Combat ivory smugglers

Recent reports showing that ivory smuggling in on the increase are quite alarming.

100 elephant tusks that were seized at the Jomo Kenyatta International Airport in Nairobi recently had a market value of over Sh100 million.

Another consignment exported from Kenya and recovered in Thailand was valued at Sh380 million.

That the poachers have becoming daring is not in question. Since 2003, more than 800 elephants have been killed while 70 were killed in the first four months of this year.

This shows a resurgence in attacks.


While the recovery of the ivory haul shows that our officials are on the track of these smugglers, more needs to be done to ensure that more elephants are not killed.

Since wildlife is a major revenue earner for the country, these reports of a rise in poaching incidents are very worrying.

If the trend continues, the tourism industry will be a major casualty.
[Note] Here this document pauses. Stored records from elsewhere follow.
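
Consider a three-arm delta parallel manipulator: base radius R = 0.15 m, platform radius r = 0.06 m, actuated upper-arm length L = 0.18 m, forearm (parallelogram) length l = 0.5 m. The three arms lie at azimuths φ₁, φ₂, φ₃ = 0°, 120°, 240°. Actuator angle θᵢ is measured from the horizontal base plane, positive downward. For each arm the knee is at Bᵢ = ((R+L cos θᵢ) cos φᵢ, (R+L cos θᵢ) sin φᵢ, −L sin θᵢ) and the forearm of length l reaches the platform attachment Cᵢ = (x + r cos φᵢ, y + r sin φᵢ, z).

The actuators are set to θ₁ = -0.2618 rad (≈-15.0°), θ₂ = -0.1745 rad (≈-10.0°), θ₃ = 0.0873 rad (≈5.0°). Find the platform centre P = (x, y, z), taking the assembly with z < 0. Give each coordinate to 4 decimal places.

centre 1 = (0.2639·cos0.0°, 0.2639·sin0.0°, 0.0466) = (0.2639, 0.0000, 0.0466)
φ2=120.0°: virtual centre (-0.1336, 0.2315, 0.0313), radius l
arm 3 at φ=240.0°: (R−r)+L cos θ3 = 0.2693;  centre 3 = (-0.1347, -0.2332, -0.0157)
subtract pairs → two planes through P
[-0.7950 0.4629 -0.0307]·P = 0.0006;  [-0.7970 -0.4665 -0.1246]·P = 0.0010
det = 0.7398;  x = -0.0010+-0.0973z,  y = -0.0004+-0.1008z
into |P−centre ₁|² = l²: 1.0196z² + -0.0416z + -0.1777 = 0;  Δ = 0.7264;  z = -0.3976 or 0.4383 → z<0 root = -0.3976
x = 0.0377, y = 0.0397

(0.0377, 0.0397, -0.3976)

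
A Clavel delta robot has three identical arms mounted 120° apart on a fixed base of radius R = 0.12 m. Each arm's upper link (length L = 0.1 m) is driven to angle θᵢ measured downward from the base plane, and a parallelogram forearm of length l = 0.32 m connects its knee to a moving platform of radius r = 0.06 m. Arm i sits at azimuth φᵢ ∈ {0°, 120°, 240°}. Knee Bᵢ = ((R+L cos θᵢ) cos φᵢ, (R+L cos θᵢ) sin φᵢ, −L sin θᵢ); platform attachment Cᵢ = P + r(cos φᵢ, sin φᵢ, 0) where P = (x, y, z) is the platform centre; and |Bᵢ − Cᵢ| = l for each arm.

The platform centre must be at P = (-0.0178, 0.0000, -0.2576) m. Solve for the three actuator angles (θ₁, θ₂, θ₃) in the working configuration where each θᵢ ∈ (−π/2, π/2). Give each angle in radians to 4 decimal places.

θ₁ = -0.0872, θ₂ = -0.2615, θ₃ = -0.2615

arm 1 (φ=0.0°): x'=-0.0178, y'=0.0000
  e−x'=0.0778;  (l²−L²−(e−x')²−y'²−z²)/2L = 0.0999
  γ=atan2(-0.2576,0.0778)=-1.2775;  ψ=arccos(0.3714)=1.1903;  θ1=γ+ψ≈-0.0872
rotate P by −φ2: (0.0089, 0.0154, -0.2576)
  A cos θ + B sin θ = C:  0.0511·cos θ + -0.2576·sin θ = 0.1160
  γ=atan2(-0.2576,0.0511)=-1.3750;  ψ=arccos(0.4416)=1.1134;  θ2=γ+ψ≈-0.2615
φ3=240.0° → target in arm frame (0.0089, -0.0154)
  A=0.0511, B=-0.2576, C=(l²−L²−A²−y'²−z²)/(2L)=0.1160
  γ=atan2(-0.2576,0.0511)=-1.3750;  ψ=arccos(0.4416)=1.1134;  θ3=γ+ψ≈-0.2615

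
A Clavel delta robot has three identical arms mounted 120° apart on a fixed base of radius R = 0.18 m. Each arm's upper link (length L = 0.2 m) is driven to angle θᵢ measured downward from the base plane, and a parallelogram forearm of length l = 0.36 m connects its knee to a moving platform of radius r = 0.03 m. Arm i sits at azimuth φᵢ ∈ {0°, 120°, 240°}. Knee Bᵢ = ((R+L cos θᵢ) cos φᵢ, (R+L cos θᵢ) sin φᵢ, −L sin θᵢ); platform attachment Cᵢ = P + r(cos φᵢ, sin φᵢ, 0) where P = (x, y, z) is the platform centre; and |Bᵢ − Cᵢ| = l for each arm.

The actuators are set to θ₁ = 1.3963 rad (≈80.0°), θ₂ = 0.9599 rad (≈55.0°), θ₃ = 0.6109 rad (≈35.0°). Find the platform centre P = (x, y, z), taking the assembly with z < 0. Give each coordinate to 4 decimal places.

(-0.1134, -0.0477, -0.3931)

φ1=0.0°: virtual centre (0.1847, 0.0000, -0.1970), radius l
arm 2 at φ=120.0°: ρ2 = 0.2647;  O2 = (-0.1324, 0.2293, -0.1638)
O3 = (0.3138·cos240.0°, 0.3138·sin240.0°, -0.1147) = (-0.1569, -0.2718, -0.1147)
|O₂|²−|O₁|² = 0.0240;  |O₃|²−|O₁|² = 0.0387
linear system: -0.6342x+0.4585y = 0.0240−0.0663z; -0.6833x+-0.5436y = 0.0387−0.1645z
Cramer: x(z) = -0.0468+0.1694z;  y(z) = -0.0124+0.0897z
quadratic in z: (1.0367)z²+(0.3133)z+(-0.0370)=0, √Δ=0.5017 → z ∈ {-0.3931, 0.0909}; z = -0.3931 (taking z<0)
x = -0.1134, y = -0.0477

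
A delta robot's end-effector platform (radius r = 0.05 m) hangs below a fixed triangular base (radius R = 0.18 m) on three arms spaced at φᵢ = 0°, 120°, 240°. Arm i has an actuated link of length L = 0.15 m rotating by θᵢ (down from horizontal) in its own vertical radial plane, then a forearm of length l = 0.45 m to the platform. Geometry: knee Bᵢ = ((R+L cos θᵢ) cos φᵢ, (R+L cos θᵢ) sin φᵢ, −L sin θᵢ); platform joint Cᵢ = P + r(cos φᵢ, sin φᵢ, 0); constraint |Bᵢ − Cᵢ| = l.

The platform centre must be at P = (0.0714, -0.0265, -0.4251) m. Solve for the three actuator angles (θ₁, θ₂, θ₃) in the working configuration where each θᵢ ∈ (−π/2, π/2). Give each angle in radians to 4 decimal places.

rotate P by −φ1: (0.0714, -0.0265, -0.4251)
  A=0.0586, B=-0.4251, C=(l²−L²−A²−y'²−z²)/(2L)=-0.0162
  √(A²+B²)=0.4291;  θ1 = -1.4338+1.6084 ≈ 0.1746
arm 2 (φ=120.0°): x'=-0.0586, y'=-0.0486
  e−x'=0.1886;  (l²−L²−(e−x')²−y'²−z²)/2L = -0.1289
  γ=atan2(-0.4251,0.1886)=-1.1531;  ψ=arccos(-0.2771)=1.8515;  θ2=γ+ψ≈0.6984
arm 3 (φ=240.0°): x'=-0.0128, y'=0.0751
  e−x'=0.1428;  (l²−L²−(e−x')²−y'²−z²)/2L = -0.0891
  γ=atan2(-0.4251,0.1428)=-1.2468;  ψ=arccos(-0.1987)=1.7708;  θ3=γ+ψ≈0.5240

θ₁ = 0.1746, θ₂ = 0.6984, θ₃ = 0.5240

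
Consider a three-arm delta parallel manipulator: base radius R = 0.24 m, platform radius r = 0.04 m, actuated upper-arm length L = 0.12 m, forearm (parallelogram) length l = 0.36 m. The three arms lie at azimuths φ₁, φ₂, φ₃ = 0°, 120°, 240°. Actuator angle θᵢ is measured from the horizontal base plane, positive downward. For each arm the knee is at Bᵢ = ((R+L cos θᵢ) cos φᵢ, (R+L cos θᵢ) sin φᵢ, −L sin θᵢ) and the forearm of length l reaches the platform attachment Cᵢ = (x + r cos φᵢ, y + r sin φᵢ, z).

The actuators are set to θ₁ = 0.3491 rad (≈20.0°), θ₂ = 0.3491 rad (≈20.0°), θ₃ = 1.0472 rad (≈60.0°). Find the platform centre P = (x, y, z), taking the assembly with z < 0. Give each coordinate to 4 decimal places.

(0.0323, 0.0559, -0.2597)

S1 = (0.3128·cos0.0°, 0.3128·sin0.0°, -0.0410) = (0.3128, 0.0000, -0.0410)
arm 2 at φ=120.0°: e+L cos θ2 = 0.3128;  S2 = (-0.1564, 0.2709, -0.0410)
arm 3 at φ=240.0°: e+L cos θ3 = 0.2600;  S3 = (-0.1300, -0.2252, -0.1039)
eliminate P² terms by subtracting sphere 1 from 2 and 3
plane₁₂: -0.9383x+0.5417y+0.0000z = 0.0000
Cramer: x(z) = 0.0127-0.0755z;  y(z) = 0.0219-0.1308z
quadratic in z: (1.0228)z²+(0.1217)z+(-0.0374)=0, √Δ=0.4095 → z ∈ {-0.2597, 0.1407}; z = -0.2597 (taking z<0)
x = 0.0323, y = 0.0559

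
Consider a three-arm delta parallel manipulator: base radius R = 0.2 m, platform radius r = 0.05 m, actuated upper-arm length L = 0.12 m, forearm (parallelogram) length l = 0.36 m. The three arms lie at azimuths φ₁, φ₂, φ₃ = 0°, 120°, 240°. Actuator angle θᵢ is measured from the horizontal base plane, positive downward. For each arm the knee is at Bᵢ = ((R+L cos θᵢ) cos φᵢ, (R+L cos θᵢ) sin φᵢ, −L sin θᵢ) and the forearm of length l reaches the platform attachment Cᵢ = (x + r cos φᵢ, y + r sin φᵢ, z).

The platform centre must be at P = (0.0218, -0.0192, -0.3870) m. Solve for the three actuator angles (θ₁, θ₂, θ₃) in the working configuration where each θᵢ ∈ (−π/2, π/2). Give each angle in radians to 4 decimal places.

arm 1 (φ=0.0°): x'=0.0218, y'=-0.0192
  A cos θ + B sin θ = C:  0.1282·cos θ + -0.3870·sin θ = -0.2141
  θ1 = atan2(B,A) + arccos(C/0.4077) = 0.8727
arm 2 (φ=120.0°): x'=-0.0275, y'=-0.0093
  A=0.1775, B=-0.3870, C=(l²−L²−A²−y'²−z²)/(2L)=-0.2757
  γ=atan2(-0.3870,0.1775)=-1.1407;  ψ=arccos(-0.6476)=2.2752;  θ2=γ+ψ≈1.1345
rotate P by −φ3: (0.0057, 0.0285, -0.3870)
  A cos θ + B sin θ = C:  0.1443·cos θ + -0.3870·sin θ = -0.2341
  γ=atan2(-0.3870,0.1443)=-1.2140;  ψ=arccos(-0.5669)=2.1735;  θ3=γ+ψ≈0.9596

θ₁ = 0.8727, θ₂ = 1.1345, θ₃ = 0.9596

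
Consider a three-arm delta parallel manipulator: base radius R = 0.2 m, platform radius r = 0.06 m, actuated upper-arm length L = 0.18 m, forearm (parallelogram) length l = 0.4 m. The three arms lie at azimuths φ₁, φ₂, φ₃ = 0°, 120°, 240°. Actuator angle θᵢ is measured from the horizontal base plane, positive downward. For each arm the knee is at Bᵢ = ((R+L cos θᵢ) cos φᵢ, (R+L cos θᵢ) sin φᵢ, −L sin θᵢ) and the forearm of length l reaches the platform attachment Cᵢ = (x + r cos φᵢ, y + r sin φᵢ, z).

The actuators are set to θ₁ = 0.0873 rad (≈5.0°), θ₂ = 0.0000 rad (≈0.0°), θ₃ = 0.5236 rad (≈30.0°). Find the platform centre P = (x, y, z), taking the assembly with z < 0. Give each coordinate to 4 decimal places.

O1 = (0.3193·cos0.0°, 0.3193·sin0.0°, -0.0157) = (0.3193, 0.0000, -0.0157)
φ2=120.0°: virtual centre (-0.1600, 0.2771, 0.0000), radius l
φ3=240.0°: virtual centre (-0.1479, -0.2562, -0.0900), radius l
subtract pairs → two planes through P
linear system: -0.9586x+0.5543y = 0.0002−0.0314z; -0.9345x+-0.5125y = -0.0066−-0.1486z
det = 1.0092;  x = 0.0035+-0.0657z,  y = 0.0064+-0.1702z
quadratic in z: (1.0333)z²+(0.0707)z+(-0.0600)=0, √Δ=0.5029 → z ∈ {-0.2775, 0.2091}; z = -0.2775 (taking z<0)
x = 0.0217, y = 0.0537

(0.0217, 0.0537, -0.2775)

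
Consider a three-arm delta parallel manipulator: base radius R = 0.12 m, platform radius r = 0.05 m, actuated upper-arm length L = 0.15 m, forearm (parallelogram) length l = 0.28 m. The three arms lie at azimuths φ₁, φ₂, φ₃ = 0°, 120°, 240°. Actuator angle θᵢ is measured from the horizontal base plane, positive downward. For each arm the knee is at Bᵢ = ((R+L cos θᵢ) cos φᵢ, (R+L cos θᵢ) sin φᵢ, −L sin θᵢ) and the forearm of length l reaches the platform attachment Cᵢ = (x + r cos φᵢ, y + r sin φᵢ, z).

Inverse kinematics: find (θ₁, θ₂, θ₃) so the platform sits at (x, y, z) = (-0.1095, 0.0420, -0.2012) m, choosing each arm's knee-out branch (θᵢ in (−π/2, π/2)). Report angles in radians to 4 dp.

θ₁ = 0.9600, θ₂ = -0.2621, θ₃ = 0.2618

arm 1 (φ=0.0°): x'=-0.1095, y'=0.0420
  e−x'=0.1795;  (l²−L²−(e−x')²−y'²−z²)/2L = -0.0619
  √(A²+B²)=0.2696;  θ1 = -0.8423+1.8024 ≈ 0.9600
rotate P by −φ2: (0.0911, 0.0738, -0.2012)
  A=-0.0211, B=-0.2012, C=(l²−L²−A²−y'²−z²)/(2L)=0.0317
  √(A²+B²)=0.2023;  θ2 = -1.6754+1.4133 ≈ -0.2621
rotate P by −φ3: (0.0184, -0.1158, -0.2012)
  e−x'=0.0516;  (l²−L²−(e−x')²−y'²−z²)/2L = -0.0022
  θ3 = atan2(B,A) + arccos(C/0.2077) = 0.2618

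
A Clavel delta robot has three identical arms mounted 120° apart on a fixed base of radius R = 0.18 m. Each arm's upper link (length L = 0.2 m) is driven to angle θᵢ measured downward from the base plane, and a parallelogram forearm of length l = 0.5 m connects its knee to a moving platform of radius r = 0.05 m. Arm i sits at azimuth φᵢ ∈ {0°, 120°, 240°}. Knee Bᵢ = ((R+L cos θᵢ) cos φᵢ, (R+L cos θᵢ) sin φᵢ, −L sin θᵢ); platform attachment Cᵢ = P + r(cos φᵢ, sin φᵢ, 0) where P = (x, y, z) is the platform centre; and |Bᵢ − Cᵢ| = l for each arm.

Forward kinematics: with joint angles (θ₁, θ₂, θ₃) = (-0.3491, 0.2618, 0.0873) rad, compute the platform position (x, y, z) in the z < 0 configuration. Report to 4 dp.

S1 = (0.3179·cos0.0°, 0.3179·sin0.0°, 0.0684) = (0.3179, 0.0000, 0.0684)
φ2=120.0°: virtual centre (-0.1616, 0.2799, -0.0518), radius l
S3 = (0.3292·cos240.0°, 0.3292·sin240.0°, -0.0174) = (-0.1646, -0.2851, -0.0174)
|S₂|²−|S₁|² = 0.0014;  |S₃|²−|S₁|² = 0.0029
plane₁₂: -0.9591x+0.5598y+-0.2403z = 0.0014
Cramer: x(z) = -0.0022-0.2145z;  y(z) = -0.0014+0.0619z
sphere 1 gives Az²+Bz+C=0 with A=1.0498, B=0.0003, C=-0.1428;  B²−4AC=0.5997;  roots -0.3690, 0.3687;  negative root z = -0.3690
x = 0.0769, y = -0.0242

(0.0769, -0.0242, -0.3690)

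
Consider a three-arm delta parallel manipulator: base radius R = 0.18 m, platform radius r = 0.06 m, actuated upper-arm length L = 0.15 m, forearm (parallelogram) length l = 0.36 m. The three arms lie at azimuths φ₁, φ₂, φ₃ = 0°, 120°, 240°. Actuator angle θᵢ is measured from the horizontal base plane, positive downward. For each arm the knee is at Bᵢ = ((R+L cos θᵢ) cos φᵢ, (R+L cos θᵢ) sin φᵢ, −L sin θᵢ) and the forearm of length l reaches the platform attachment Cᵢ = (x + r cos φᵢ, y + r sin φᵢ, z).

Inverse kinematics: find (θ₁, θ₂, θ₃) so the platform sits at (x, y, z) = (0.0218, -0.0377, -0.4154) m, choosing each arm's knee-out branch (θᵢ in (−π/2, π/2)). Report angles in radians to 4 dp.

rotate P by −φ1: (0.0218, -0.0377, -0.4154)
  e−x'=0.0982;  (l²−L²−(e−x')²−y'²−z²)/2L = -0.2551
  γ=atan2(-0.4154,0.0982)=-1.3387;  ψ=arccos(-0.5976)=2.2113;  θ1=γ+ψ≈0.8726
arm 2 (φ=120.0°): x'=-0.0435, y'=0.0000
  A cos θ + B sin θ = C:  0.1635·cos θ + -0.4154·sin θ = -0.3074
  √(A²+B²)=0.4464;  θ2 = -1.1957+2.3302 ≈ 1.1344
rotate P by −φ3: (0.0217, 0.0377, -0.4154)
  e−x'=0.0983;  (l²−L²−(e−x')²−y'²−z²)/2L = -0.2551
  γ=atan2(-0.4154,0.0983)=-1.3385;  ψ=arccos(-0.5976)=2.2114;  θ3=γ+ψ≈0.8728

θ₁ = 0.8726, θ₂ = 1.1344, θ₃ = 0.8728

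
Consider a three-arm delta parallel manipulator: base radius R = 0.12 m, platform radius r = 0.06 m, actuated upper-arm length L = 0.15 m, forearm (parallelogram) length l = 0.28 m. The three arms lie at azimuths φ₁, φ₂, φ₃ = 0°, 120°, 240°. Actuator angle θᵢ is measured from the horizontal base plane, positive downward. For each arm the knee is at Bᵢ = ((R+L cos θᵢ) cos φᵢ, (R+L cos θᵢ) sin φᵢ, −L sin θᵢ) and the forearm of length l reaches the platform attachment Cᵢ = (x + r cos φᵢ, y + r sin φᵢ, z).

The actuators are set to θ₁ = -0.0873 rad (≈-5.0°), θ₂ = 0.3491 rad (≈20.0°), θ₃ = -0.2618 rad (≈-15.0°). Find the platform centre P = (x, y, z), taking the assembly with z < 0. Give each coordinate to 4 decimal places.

(0.0127, -0.0470, -0.1806)

φ1=0.0°: virtual centre (0.2094, 0.0000, 0.0131), radius l
φ2=120.0°: virtual centre (-0.1005, 0.1740, -0.0513), radius l
arm 3 at φ=240.0°: ρ3 = 0.2049;  O3 = (-0.1024, -0.1774, 0.0388)
subtract pairs → two planes through P
plane₁₂: -0.6198x+0.3481y+-0.1288z = -0.0010
Cramer: x(z) = 0.0013-0.0636z;  y(z) = -0.0007+0.2568z
quadratic in z: (1.0700)z²+(0.0000)z+(-0.0349)=0, √Δ=0.3865 → z ∈ {-0.1806, 0.1806}; z = -0.1806 (taking z<0)
x = 0.0127, y = -0.0470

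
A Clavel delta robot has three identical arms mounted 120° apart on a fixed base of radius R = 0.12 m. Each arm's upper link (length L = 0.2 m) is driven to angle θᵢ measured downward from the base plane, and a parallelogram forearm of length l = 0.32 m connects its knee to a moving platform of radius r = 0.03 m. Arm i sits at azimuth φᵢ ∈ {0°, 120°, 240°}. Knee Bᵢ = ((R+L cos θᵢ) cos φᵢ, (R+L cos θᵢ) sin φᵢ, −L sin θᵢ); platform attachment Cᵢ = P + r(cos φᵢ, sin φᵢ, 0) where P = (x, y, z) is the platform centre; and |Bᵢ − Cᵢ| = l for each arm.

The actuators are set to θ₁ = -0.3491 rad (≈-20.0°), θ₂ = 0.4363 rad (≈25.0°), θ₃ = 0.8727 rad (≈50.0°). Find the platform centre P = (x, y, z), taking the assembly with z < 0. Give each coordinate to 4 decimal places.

φ1=0.0°: virtual centre (0.2779, 0.0000, 0.0684), radius l
centre 2 = (0.2713·cos120.0°, 0.2713·sin120.0°, -0.0845) = (-0.1356, 0.2349, -0.0845)
φ3=240.0°: virtual centre (-0.1093, -0.1893, -0.1532), radius l
subtract pairs → two planes through P
plane₁₂: -0.8271x+0.4698y+-0.3059z = -0.0012
Cramer: x(z) = 0.0081-0.4787z;  y(z) = 0.0117-0.1917z
into |P−centre ₁|² = l²: 1.2659z² + 0.1170z + -0.0248 = 0;  Δ = 0.1391;  z = -0.1935 or 0.1011 → z<0 root = -0.1935
x = 0.1007, y = 0.0488

(0.1007, 0.0488, -0.1935)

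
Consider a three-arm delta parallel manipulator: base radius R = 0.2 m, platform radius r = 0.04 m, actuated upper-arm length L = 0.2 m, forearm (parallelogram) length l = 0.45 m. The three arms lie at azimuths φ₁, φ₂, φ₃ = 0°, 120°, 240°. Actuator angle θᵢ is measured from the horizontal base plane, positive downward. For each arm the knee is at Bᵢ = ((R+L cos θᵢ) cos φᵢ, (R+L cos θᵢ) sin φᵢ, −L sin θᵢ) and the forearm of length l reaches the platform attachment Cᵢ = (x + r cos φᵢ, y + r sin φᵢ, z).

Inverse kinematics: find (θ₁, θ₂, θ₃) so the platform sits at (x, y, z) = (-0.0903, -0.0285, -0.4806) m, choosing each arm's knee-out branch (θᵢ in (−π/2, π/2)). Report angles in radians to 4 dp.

φ1=0.0° → target in arm frame (-0.0903, -0.0285)
  e−x'=0.2503;  (l²−L²−(e−x')²−y'²−z²)/2L = -0.3298
  γ=atan2(-0.4806,0.2503)=-1.0906;  ψ=arccos(-0.6087)=2.2252;  θ1=γ+ψ≈1.1346
arm 2 (φ=120.0°): x'=0.0205, y'=0.0925
  e−x'=0.1395;  (l²−L²−(e−x')²−y'²−z²)/2L = -0.2412
  √(A²+B²)=0.5004;  θ2 = -1.2882+2.0738 ≈ 0.7855
arm 3 (φ=240.0°): x'=0.0698, y'=-0.0640
  e−x'=0.0902;  (l²−L²−(e−x')²−y'²−z²)/2L = -0.2017
  θ3 = atan2(B,A) + arccos(C/0.4890) = 0.6107

θ₁ = 1.1346, θ₂ = 0.7855, θ₃ = 0.6107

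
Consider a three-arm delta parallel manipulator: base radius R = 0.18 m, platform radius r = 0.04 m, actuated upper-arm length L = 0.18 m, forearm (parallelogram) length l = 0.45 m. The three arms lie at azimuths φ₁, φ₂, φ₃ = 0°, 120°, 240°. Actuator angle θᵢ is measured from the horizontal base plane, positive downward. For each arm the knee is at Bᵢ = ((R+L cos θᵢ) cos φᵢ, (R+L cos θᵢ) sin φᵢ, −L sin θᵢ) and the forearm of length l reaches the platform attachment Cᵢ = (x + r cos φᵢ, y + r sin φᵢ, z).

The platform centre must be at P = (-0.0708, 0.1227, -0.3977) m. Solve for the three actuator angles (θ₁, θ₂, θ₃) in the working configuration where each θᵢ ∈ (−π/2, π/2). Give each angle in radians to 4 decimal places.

θ₁ = 0.7853, θ₂ = -0.0876, θ₃ = 0.7855

φ1=0.0° → target in arm frame (-0.0708, 0.1227)
  A=0.2108, B=-0.3977, C=(l²−L²−A²−y'²−z²)/(2L)=-0.1321
  θ1 = atan2(B,A) + arccos(C/0.4501) = 0.7853
rotate P by −φ2: (0.1417, 0.0000, -0.3977)
  e−x'=-0.0017;  (l²−L²−(e−x')²−y'²−z²)/2L = 0.0331
  θ2 = atan2(B,A) + arccos(C/0.3977) = -0.0876
rotate P by −φ3: (-0.0709, -0.1227, -0.3977)
  A=0.2109, B=-0.3977, C=(l²−L²−A²−y'²−z²)/(2L)=-0.1322
  √(A²+B²)=0.4501;  θ3 = -1.0833+1.8688 ≈ 0.7855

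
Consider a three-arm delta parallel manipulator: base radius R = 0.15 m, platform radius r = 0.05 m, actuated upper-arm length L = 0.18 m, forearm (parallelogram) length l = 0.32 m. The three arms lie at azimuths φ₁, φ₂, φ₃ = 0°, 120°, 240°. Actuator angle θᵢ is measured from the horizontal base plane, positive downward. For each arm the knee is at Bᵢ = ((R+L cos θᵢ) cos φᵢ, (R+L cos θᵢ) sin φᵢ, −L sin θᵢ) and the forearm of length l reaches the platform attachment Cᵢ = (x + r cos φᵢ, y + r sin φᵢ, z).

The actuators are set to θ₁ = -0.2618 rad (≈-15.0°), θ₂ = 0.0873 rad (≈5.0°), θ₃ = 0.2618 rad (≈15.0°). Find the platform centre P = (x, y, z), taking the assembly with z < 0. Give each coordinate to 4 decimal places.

arm 1 at φ=0.0°: e+L cos θ1 = 0.2739;  S1 = (0.2739, 0.0000, 0.0466)
φ2=120.0°: virtual centre (-0.1397, 0.2419, -0.0157), radius l
arm 3 at φ=240.0°: e+L cos θ3 = 0.2739;  S3 = (-0.1369, -0.2372, -0.0466)
subtract pairs → two planes through P
[-0.8270 0.4838 -0.1246]·P = 0.0011;  [-0.8216 -0.4744 -0.1864]·P = 0.0000
det = 0.7898;  x = -0.0007+-0.1890z,  y = 0.0011+-0.0656z
quadratic in z: (1.0400)z²+(0.0104)z+(-0.0249)=0, √Δ=0.3218 → z ∈ {-0.1597, 0.1497}; z = -0.1597 (taking z<0)
x = 0.0295, y = 0.0116

(0.0295, 0.0116, -0.1597)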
According to the Kenya Wildlife Service, most of the recent elephant killings have occurred in Samburu and Laikipia counties.

Poachers have adopted hi-tech weaponry in order to evade Kenya Wildlife Service rangers and this can also be reflected by the high number of elephants that have been killed.

In 2007, 47 elephants were killed by poachers while the number rose to 145 in 2008 and 216 in 2010.

The trend shows that the menace is on the increase and the government must intensify efforts to tackle the poachers.

The number of rangers tasked with enforcing security in a region that is about eight per cent of the country’s land mass stands at 1,500.

The rangers cover 22 national parks, 28 game reserves and five national sanctuaries.

It seems that despite adopting modern technology and arming its rangers with latest weaponry, the Kenya Wildlife Service has still not managed to eradicate the menace. In 2010, 28,000 elephant tusks were recovered.

According to the Lusaka Agreement Task Force, a regional anti-poaching initiative, ivory and rhino horn poachers have become sophisticated, prompting the need to improve the training of rangers, weaponry and intelligence gathering and analysis

As a result of the high demand for the ivory, especially in Asia where black market demand for ivory remains high, the poachers seem to have access to a lot of money that enables them to buy sophisticated weapons and new technology

KWS should be supported in its efforts to improve anti-poaching skills among rangers and the adoption of the best training practices from round the world.

Lest we eradicate the menace, our country’s tourism industry will be destroyed.